When we drove to driving school, then we took the wrong way, but I thought maybe there´s a café on this wrong way, and I was right – Christian knew there is a nice bio café at Hessnatur´s shop.
Today I thought about the idea to write two texts, first is this blog text which is kind of simple overview of some moments of my life, my thoughts, and then I could write another text, with all what is around and in it. My inner work in different situations in relations, more private details of beautiful life…
I feel I don´t want to open everything for others to klick and consume. Sometimes I feel I hide too much, I don´t show enough and if I am only little bit open – then it is not this and not that – it is lagom, sufficent. This second text with deeper layers, it could be something I send directly to people, not put it up on internet. Those who are reading my blog can see then what is going on beside, behind, in, around this what I share here. Can be surprising. For me and others.
I invited some friends to read my blog – hello to you! I have not many who are reading my blog right now, so those readers who I don´t know personally are very special as well, hello to you, too! I am glad that you are here.

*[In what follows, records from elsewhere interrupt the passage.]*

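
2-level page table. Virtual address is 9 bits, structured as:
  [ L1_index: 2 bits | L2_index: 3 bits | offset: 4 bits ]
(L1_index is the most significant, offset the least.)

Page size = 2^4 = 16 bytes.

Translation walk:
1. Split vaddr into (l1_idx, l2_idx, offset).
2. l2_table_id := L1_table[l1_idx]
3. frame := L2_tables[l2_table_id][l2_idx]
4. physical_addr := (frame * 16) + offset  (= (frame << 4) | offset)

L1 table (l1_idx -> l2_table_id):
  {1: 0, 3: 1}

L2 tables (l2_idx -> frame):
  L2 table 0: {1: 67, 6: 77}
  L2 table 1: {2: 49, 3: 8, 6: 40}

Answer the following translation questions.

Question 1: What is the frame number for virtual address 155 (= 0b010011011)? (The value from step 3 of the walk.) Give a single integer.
vaddr = 155: l1_idx=1, l2_idx=1
L1[1] = 0; L2[0][1] = 67

Answer: 67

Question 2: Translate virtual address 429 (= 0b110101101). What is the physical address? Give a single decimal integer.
vaddr = 429 = 0b110101101
Split: l1_idx=3, l2_idx=2, offset=13
L1[3] = 1
L2[1][2] = 49
paddr = 49 * 16 + 13 = 797

Answer: 797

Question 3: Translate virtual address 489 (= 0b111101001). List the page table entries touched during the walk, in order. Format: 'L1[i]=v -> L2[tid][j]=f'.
Answer: L1[3]=1 -> L2[1][6]=40

Derivation:
vaddr = 489 = 0b111101001
Split: l1_idx=3, l2_idx=6, offset=9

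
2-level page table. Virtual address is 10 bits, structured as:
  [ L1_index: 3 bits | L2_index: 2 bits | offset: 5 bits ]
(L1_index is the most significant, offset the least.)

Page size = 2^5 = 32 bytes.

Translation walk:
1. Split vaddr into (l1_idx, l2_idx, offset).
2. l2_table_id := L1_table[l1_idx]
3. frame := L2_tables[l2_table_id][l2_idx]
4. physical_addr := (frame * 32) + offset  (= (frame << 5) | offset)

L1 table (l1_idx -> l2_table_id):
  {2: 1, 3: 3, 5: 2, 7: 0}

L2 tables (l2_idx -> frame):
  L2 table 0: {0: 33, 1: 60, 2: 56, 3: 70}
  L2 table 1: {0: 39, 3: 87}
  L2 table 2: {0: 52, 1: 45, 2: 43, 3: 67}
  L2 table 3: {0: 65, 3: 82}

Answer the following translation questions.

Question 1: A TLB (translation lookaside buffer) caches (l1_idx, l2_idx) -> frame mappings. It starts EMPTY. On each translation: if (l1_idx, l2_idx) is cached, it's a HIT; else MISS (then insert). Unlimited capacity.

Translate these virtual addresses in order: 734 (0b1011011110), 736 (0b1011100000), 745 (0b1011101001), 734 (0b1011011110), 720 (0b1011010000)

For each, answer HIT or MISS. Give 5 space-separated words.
Answer: MISS MISS HIT HIT HIT

Derivation:
vaddr=734: (5,2) not in TLB -> MISS, insert
vaddr=736: (5,3) not in TLB -> MISS, insert
vaddr=745: (5,3) in TLB -> HIT
vaddr=734: (5,2) in TLB -> HIT
vaddr=720: (5,2) in TLB -> HIT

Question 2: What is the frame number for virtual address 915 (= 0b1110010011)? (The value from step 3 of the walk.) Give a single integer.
Answer: 33

Derivation:
vaddr = 915: l1_idx=7, l2_idx=0
L1[7] = 0; L2[0][0] = 33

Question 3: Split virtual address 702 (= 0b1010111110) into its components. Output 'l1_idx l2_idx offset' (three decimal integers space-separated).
Answer: 5 1 30

Derivation:
vaddr = 702 = 0b1010111110
  top 3 bits -> l1_idx = 5
  next 2 bits -> l2_idx = 1
  bottom 5 bits -> offset = 30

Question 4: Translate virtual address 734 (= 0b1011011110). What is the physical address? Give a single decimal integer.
Answer: 1406

Derivation:
vaddr = 734 = 0b1011011110
Split: l1_idx=5, l2_idx=2, offset=30
L1[5] = 2
L2[2][2] = 43
paddr = 43 * 32 + 30 = 1406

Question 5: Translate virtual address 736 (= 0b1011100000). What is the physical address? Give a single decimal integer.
Answer: 2144

Derivation:
vaddr = 736 = 0b1011100000
Split: l1_idx=5, l2_idx=3, offset=0
L1[5] = 2
L2[2][3] = 67
paddr = 67 * 32 + 0 = 2144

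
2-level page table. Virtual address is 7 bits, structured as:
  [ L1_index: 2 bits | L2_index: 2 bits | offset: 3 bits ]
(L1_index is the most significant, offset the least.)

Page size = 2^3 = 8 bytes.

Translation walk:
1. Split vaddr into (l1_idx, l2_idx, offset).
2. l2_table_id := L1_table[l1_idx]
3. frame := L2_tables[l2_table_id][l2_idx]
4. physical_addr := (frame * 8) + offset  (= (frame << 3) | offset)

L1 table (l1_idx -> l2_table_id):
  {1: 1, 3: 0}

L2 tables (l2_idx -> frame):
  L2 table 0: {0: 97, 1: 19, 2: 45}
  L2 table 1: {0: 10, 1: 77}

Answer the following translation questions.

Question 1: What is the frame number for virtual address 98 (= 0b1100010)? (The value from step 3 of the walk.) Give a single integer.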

There´s unusual darnkness outside, different from Estonian evening light. Very tight. And warm. I guess +25 degrees.
Yesterday night we stood up on the balcony and watched the sky – there´s a nice row: very bright Mars, then Moon and Saturn. First thought what came up when I saw this nice composition: that´s why all is so simple now, flowing. Easy way written in the sky.
Christian explaned me how cells are functioning, we are preparing for CranioSacral course which is in the weekend.

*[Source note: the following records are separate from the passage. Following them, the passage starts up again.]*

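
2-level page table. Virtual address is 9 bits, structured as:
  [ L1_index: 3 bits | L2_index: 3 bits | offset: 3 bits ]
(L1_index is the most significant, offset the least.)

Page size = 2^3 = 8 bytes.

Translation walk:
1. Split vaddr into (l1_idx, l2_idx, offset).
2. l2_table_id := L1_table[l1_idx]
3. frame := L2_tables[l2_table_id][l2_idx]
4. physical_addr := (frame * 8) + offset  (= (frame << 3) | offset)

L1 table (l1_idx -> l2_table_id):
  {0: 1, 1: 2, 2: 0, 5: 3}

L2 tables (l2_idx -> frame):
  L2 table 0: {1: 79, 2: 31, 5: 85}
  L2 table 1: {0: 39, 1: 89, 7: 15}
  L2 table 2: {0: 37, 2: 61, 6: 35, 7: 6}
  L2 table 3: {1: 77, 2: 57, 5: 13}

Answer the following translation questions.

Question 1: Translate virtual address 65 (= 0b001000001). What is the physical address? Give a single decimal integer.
vaddr = 65 = 0b001000001
Split: l1_idx=1, l2_idx=0, offset=1
L1[1] = 2
L2[2][0] = 37
paddr = 37 * 8 + 1 = 297

Answer: 297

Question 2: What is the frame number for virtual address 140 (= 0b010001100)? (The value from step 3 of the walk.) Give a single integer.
Answer: 79

Derivation:
vaddr = 140: l1_idx=2, l2_idx=1
L1[2] = 0; L2[0][1] = 79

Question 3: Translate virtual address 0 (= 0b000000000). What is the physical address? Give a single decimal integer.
Answer: 312

Derivation:
vaddr = 0 = 0b000000000
Split: l1_idx=0, l2_idx=0, offset=0
L1[0] = 1
L2[1][0] = 39
paddr = 39 * 8 + 0 = 312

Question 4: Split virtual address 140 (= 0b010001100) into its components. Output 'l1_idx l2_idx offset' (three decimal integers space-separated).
Answer: 2 1 4

Derivation:
vaddr = 140 = 0b010001100
  top 3 bits -> l1_idx = 2
  next 3 bits -> l2_idx = 1
  bottom 3 bits -> offset = 4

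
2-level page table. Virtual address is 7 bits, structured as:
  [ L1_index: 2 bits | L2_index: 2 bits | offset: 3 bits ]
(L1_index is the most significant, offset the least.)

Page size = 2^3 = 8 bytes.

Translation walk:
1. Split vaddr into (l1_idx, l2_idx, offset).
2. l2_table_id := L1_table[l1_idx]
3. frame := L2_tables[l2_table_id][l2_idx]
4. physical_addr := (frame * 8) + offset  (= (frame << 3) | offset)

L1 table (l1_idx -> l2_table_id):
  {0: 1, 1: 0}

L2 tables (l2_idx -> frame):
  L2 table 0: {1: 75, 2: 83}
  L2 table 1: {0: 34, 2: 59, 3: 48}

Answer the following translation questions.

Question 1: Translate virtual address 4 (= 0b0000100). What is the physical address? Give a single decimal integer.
vaddr = 4 = 0b0000100
Split: l1_idx=0, l2_idx=0, offset=4
L1[0] = 1
L2[1][0] = 34
paddr = 34 * 8 + 4 = 276

Answer: 276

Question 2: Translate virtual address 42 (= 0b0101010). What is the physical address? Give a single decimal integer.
Answer: 602

Derivation:
vaddr = 42 = 0b0101010
Split: l1_idx=1, l2_idx=1, offset=2
L1[1] = 0
L2[0][1] = 75
paddr = 75 * 8 + 2 = 602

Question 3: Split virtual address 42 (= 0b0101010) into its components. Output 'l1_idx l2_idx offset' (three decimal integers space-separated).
Answer: 1 1 2

Derivation:
vaddr = 42 = 0b0101010
  top 2 bits -> l1_idx = 1
  next 2 bits -> l2_idx = 1
  bottom 3 bits -> offset = 2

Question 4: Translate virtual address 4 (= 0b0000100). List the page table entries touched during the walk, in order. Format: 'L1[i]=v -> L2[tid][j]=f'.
Answer: L1[0]=1 -> L2[1][0]=34

Derivation:
vaddr = 4 = 0b0000100
Split: l1_idx=0, l2_idx=0, offset=4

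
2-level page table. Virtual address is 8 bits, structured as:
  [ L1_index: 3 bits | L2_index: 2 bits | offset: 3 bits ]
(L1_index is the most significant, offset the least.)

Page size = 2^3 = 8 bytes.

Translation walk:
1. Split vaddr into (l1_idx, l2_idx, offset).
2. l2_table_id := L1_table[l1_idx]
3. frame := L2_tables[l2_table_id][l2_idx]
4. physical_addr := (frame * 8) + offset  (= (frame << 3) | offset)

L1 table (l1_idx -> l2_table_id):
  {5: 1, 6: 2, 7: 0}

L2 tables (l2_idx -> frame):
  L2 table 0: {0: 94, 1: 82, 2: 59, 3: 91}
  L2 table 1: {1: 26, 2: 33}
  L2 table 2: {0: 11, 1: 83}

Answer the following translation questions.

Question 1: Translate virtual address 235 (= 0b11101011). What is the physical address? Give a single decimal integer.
Answer: 659

Derivation:
vaddr = 235 = 0b11101011
Split: l1_idx=7, l2_idx=1, offset=3
L1[7] = 0
L2[0][1] = 82
paddr = 82 * 8 + 3 = 659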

On my way back I got some food.
When I was walking on the way to the forest, I saw sun burned grass and I felt sad. Earth is in trouble. I got strong feelings in me and I thought that is not time to be somewhere in between now, it is not time to be afraid to stand for what you know is good, it is important that we take the right way, if it is not right, then it is wrong, there´s no middle road. It is clear, it needs clear thinking and strenght. When I was walking and thinking these thoughts, I found this feather, half black, half white.